Using claims data can also help fill the gap, they say, but this, too, has its shortfalls. “Claims data doesn’t represent 100 percent of what’s going on,” says Andreoli. “But claims data does provide a nice portrait.”
Sharing Best Practices
Sullivan and Andreoli shared their best practices for measuring patient Share of Care, and the processes they use to help clients. They help clients identify opportunities to reduce patient leakage — patients who are accessing care at places outside your system.
Step 1 – Identifying Patient Population
- Employed primary care patients
- Urgent care patients
- Emergency Department patients
- Patients with specific procedures or diagnoses
Step 2 – Identifying Target Facilities
- What facilities are considered part of your organization?
- What facilities are you closely aligned with?
Step 3 – Measuring Patient Share of Care
- How much has a patient spent at a target facility compared to the total spent on health care services?
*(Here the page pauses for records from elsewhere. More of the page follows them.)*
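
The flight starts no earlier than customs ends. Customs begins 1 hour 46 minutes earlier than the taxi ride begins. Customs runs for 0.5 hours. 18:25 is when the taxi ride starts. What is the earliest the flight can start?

Customs starts at 18:25 − 106 min = 16:39.
Customs ends at 16:39 + 30 min = 17:09.
The flight is bounded by customs, so the earliest it can start is 17:09.

17:09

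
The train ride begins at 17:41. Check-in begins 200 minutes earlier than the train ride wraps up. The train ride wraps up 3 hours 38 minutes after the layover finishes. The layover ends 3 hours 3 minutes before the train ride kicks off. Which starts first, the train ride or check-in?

check-in

The layover ends at 17:41 − 183 min = 14:38.
The train ride ends at 14:38 + 218 min = 18:16.
Check-in starts at 18:16 − 200 min = 14:56.
The train ride starts at 17:41 and check-in starts at 14:56, so check-in is first.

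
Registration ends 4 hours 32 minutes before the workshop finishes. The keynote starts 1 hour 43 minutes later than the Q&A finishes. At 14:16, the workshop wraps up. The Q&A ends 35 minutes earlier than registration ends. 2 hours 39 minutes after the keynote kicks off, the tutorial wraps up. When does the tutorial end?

13:31

Registration ends at 14:16 − 272 min = 09:44.
The Q&A ends at 09:44 − 35 min = 09:09.
The keynote starts at 09:09 + 103 min = 10:52.
The tutorial ends at 10:52 + 159 min = 13:31.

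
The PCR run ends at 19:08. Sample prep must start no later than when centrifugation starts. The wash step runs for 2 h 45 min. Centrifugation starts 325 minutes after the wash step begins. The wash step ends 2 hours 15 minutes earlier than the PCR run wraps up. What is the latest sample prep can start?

19:33

The wash step ends at 19:08 − 135 min = 16:53.
The wash step starts at 16:53 − 165 min = 14:08.
Centrifugation starts at 14:08 + 325 min = 19:33.
Sample prep is bounded by centrifugation, so the latest it can start is 19:33.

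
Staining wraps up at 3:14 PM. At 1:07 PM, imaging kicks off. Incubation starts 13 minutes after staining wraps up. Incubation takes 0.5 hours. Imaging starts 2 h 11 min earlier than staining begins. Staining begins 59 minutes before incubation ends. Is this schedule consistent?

No

Incubation starts at 3:14 PM + 13 min = 3:27 PM.
Incubation ends at 3:27 PM + 30 min = 3:57 PM.
Staining starts at 3:57 PM − 59 min = 2:58 PM.
Imaging starts at 2:58 PM − 131 min = 12:47 PM.
But imaging is also said to start at 1:07 PM — a 20-minute conflict.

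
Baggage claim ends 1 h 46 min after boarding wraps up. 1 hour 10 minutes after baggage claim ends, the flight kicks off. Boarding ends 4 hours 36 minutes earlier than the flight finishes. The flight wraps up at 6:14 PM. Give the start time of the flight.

4:34 PM

Boarding ends at 6:14 PM − 276 min = 1:38 PM.
Baggage claim ends at 1:38 PM + 106 min = 3:24 PM.
The flight starts at 3:24 PM + 70 min = 4:34 PM.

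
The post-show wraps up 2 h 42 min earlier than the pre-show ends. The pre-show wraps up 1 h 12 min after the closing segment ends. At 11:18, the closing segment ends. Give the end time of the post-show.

The pre-show ends at 11:18 + 72 min = 12:30.
The post-show ends at 12:30 − 162 min = 09:48.

09:48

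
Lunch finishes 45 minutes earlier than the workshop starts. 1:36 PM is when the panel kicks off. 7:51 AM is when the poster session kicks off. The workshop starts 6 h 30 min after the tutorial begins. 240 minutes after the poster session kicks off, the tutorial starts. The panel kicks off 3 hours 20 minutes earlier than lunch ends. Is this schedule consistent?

No

The tutorial starts at 7:51 AM + 240 min = 11:51 AM.
The workshop starts at 11:51 AM + 390 min = 6:21 PM.
Lunch ends at 6:21 PM − 45 min = 5:36 PM.
The panel starts at 5:36 PM − 200 min = 2:16 PM.
But the panel is also said to start at 1:36 PM — a 40-minute conflict.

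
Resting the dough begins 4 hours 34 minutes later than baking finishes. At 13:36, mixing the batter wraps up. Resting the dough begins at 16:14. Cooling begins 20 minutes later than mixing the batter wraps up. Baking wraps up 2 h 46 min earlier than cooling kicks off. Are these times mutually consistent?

No

Cooling starts at 13:36 + 20 min = 13:56.
Baking ends at 13:56 − 166 min = 11:10.
Resting the dough starts at 11:10 + 274 min = 15:44.
But resting the dough is also said to start at 16:14 — a 30-minute conflict.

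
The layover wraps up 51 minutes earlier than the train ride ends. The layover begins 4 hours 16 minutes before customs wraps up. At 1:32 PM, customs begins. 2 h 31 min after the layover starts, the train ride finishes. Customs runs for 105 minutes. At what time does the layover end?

Customs ends at 1:32 PM + 105 min = 3:17 PM.
The layover starts at 3:17 PM − 256 min = 11:01 AM.
The train ride ends at 11:01 AM + 151 min = 1:32 PM.
The layover ends at 1:32 PM − 51 min = 12:41 PM.

12:41 PM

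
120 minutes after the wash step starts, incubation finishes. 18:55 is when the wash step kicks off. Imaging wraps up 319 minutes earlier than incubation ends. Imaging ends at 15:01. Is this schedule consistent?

Incubation ends at 18:55 + 120 min = 20:55.
Imaging ends at 20:55 − 319 min = 15:36.
But imaging is also said to end at 15:01 — a 35-minute conflict.

No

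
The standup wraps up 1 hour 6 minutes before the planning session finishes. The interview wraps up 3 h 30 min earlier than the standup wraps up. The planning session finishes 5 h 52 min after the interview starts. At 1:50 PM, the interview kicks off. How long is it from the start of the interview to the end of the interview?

1 hour 16 minutes

The planning session ends at 1:50 PM + 352 min = 7:42 PM.
The standup ends at 7:42 PM − 66 min = 6:36 PM.
The interview ends at 6:36 PM − 210 min = 3:06 PM.
From 1:50 PM to 3:06 PM is 1 hour 16 minutes.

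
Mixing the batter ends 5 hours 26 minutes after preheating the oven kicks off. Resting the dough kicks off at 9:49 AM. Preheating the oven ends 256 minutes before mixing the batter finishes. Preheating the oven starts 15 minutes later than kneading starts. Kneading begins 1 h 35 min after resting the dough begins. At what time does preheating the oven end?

Kneading starts at 9:49 AM + 95 min = 11:24 AM.
Preheating the oven starts at 11:24 AM + 15 min = 11:39 AM.
Mixing the batter ends at 11:39 AM + 326 min = 5:05 PM.
Preheating the oven ends at 5:05 PM − 256 min = 12:49 PM.

12:49 PM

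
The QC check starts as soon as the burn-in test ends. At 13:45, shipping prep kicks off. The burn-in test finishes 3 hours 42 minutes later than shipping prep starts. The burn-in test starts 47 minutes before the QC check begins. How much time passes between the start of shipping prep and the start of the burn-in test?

The burn-in test ends at 13:45 + 222 min = 17:27.
So the QC check starts at 17:27.
The burn-in test starts at 17:27 − 47 min = 16:40.
From 13:45 to 16:40 is 2 hours 55 minutes.

2 hours 55 minutes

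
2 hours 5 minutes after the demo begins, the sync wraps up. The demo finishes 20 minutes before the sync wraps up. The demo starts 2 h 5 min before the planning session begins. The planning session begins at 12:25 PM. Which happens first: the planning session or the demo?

the demo

The demo starts at 12:25 PM − 125 min = 10:20 AM.
The planning session starts at 12:25 PM and the demo starts at 10:20 AM, so the demo is first.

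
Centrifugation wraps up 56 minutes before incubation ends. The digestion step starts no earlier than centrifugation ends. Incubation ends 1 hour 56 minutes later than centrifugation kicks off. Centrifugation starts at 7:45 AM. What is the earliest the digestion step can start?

Incubation ends at 7:45 AM + 116 min = 9:41 AM.
Centrifugation ends at 9:41 AM − 56 min = 8:45 AM.
The digestion step is bounded by centrifugation, so the earliest it can start is 8:45 AM.

8:45 AM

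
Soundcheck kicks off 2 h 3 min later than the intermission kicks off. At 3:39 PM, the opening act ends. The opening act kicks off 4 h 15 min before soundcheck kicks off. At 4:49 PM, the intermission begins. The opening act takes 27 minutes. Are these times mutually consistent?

Soundcheck starts at 4:49 PM + 123 min = 6:52 PM.
The opening act starts at 6:52 PM − 255 min = 2:37 PM.
The opening act ends at 2:37 PM + 27 min = 3:04 PM.
But the opening act is also said to end at 3:39 PM — a 35-minute conflict.

No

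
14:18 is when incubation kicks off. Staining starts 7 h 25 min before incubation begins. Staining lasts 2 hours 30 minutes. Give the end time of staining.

09:23

Staining starts at 14:18 − 445 min = 06:53.
Staining ends at 06:53 + 150 min = 09:23.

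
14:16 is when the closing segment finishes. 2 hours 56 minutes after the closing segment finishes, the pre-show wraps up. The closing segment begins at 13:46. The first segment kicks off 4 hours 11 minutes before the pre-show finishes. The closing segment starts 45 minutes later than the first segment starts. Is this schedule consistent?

Yes

The pre-show ends at 14:16 + 176 min = 17:12.
The first segment starts at 17:12 − 251 min = 13:01.
The closing segment starts at 13:01 + 45 min = 13:46.
That matches the stated 13:46, so the schedule is consistent.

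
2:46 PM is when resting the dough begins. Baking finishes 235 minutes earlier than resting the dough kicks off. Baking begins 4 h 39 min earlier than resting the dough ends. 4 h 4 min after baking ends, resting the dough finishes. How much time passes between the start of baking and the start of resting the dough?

Baking ends at 2:46 PM − 235 min = 10:51 AM.
Resting the dough ends at 10:51 AM + 244 min = 2:55 PM.
Baking starts at 2:55 PM − 279 min = 10:16 AM.
From 10:16 AM to 2:46 PM is 4 h 30 min.

4 h 30 min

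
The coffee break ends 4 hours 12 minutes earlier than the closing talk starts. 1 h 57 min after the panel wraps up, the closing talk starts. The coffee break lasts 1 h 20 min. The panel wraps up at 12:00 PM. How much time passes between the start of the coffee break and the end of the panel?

The closing talk starts at 12:00 PM + 117 min = 1:57 PM.
The coffee break ends at 1:57 PM − 252 min = 9:45 AM.
The coffee break starts at 9:45 AM − 80 min = 8:25 AM.
From 8:25 AM to 12:00 PM is 3 h 35 min.

3 h 35 min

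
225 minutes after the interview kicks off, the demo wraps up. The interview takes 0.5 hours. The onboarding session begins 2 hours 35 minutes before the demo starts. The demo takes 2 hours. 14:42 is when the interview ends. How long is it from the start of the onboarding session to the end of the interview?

1 h 20 min

The interview starts at 14:42 − 30 min = 14:12.
The demo ends at 14:12 + 225 min = 17:57.
The demo starts at 17:57 − 120 min = 15:57.
The onboarding session starts at 15:57 − 155 min = 13:22.
From 13:22 to 14:42 is 1 h 20 min.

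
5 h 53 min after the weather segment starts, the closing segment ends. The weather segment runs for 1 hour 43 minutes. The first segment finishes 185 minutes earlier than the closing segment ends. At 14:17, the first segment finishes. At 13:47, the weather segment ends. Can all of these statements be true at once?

No

The weather segment starts at 13:47 − 103 min = 12:04.
The closing segment ends at 12:04 + 353 min = 17:57.
The first segment ends at 17:57 − 185 min = 14:52.
But the first segment is also said to end at 14:17 — a 35-minute conflict.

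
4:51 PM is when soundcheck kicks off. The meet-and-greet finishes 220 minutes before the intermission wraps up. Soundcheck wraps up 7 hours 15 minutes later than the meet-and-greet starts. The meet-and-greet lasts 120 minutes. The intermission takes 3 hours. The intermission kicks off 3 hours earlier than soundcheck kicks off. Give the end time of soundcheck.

The intermission starts at 4:51 PM − 180 min = 1:51 PM.
The intermission ends at 1:51 PM + 180 min = 4:51 PM.
The meet-and-greet ends at 4:51 PM − 220 min = 1:11 PM.
The meet-and-greet starts at 1:11 PM − 120 min = 11:11 AM.
Soundcheck ends at 11:11 AM + 435 min = 6:26 PM.

6:26 PM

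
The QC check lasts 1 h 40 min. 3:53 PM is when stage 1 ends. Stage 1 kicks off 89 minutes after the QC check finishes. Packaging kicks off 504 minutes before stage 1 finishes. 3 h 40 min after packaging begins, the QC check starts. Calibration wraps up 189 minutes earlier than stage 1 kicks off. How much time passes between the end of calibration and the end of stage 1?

4 hours 44 minutes

Packaging starts at 3:53 PM − 504 min = 7:29 AM.
The QC check starts at 7:29 AM + 220 min = 11:09 AM.
The QC check ends at 11:09 AM + 100 min = 12:49 PM.
Stage 1 starts at 12:49 PM + 89 min = 2:18 PM.
Calibration ends at 2:18 PM − 189 min = 11:09 AM.
From 11:09 AM to 3:53 PM is 4 hours 44 minutes.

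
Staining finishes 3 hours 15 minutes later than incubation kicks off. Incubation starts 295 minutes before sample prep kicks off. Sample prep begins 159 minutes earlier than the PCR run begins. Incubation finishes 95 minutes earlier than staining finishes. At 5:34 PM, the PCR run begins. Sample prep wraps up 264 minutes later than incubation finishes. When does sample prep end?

Sample prep starts at 5:34 PM − 159 min = 2:55 PM.
Incubation starts at 2:55 PM − 295 min = 10:00 AM.
Staining ends at 10:00 AM + 195 min = 1:15 PM.
Incubation ends at 1:15 PM − 95 min = 11:40 AM.
Sample prep ends at 11:40 AM + 264 min = 4:04 PM.

4:04 PM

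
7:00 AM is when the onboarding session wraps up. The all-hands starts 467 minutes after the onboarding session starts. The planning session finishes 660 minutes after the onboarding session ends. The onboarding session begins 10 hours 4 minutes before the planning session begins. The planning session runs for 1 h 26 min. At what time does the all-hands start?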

Measuring Primary Care Services
Questions to consider include:
- What are your organization’s biggest opportunities to reduce patient leakage?
- Where do patients have difficulty accessing specific services?
- What is your share, and how does it differ for patients who interact with your primary care, urgent care, or Emergency Department locations?
- What is your share for all patients using your services in a certain area?
The experts say that using primary care provider data is a good way to start measuring but shouldn’t be the only way. Patients getting care at an organization’s primary care locations are usually good indicators of who will use services throughout the system.
“Understand that patient and provider factors drive patient retention,” says Andreoli, “but don’t only focus on provider factors and assume that applying pressure on PCPs will be the best way to improve patient retention.”
They also advise engaging leadership and communicating about the importance of metrics. “Executive leadership should have patient share of care as a key performance indicator on their monthly or quarterly dashboards,” says Sullivan. Patient experience and financial teams may also collect key data.
Key Takeaways
- Organizations seeking to drive growth need to measure both patient attraction and retention efforts.
- Using claims data to analyze Patient Share of Care provides a holistic portrait of care delivery and revenue growth opportunities.
- Driving overall patient dollar capture starts with the PCP. If a health system isn’t successful in retaining these patients, it won’t likely succeed overall.
- Share of Care can measure brand loyalty and identify variation in care patterns.
Wendy Stark Healy is a Connecticut-based health care writer and editor, and author of Life Is Too Short: Stories of Transformation and Renewal After 9/11.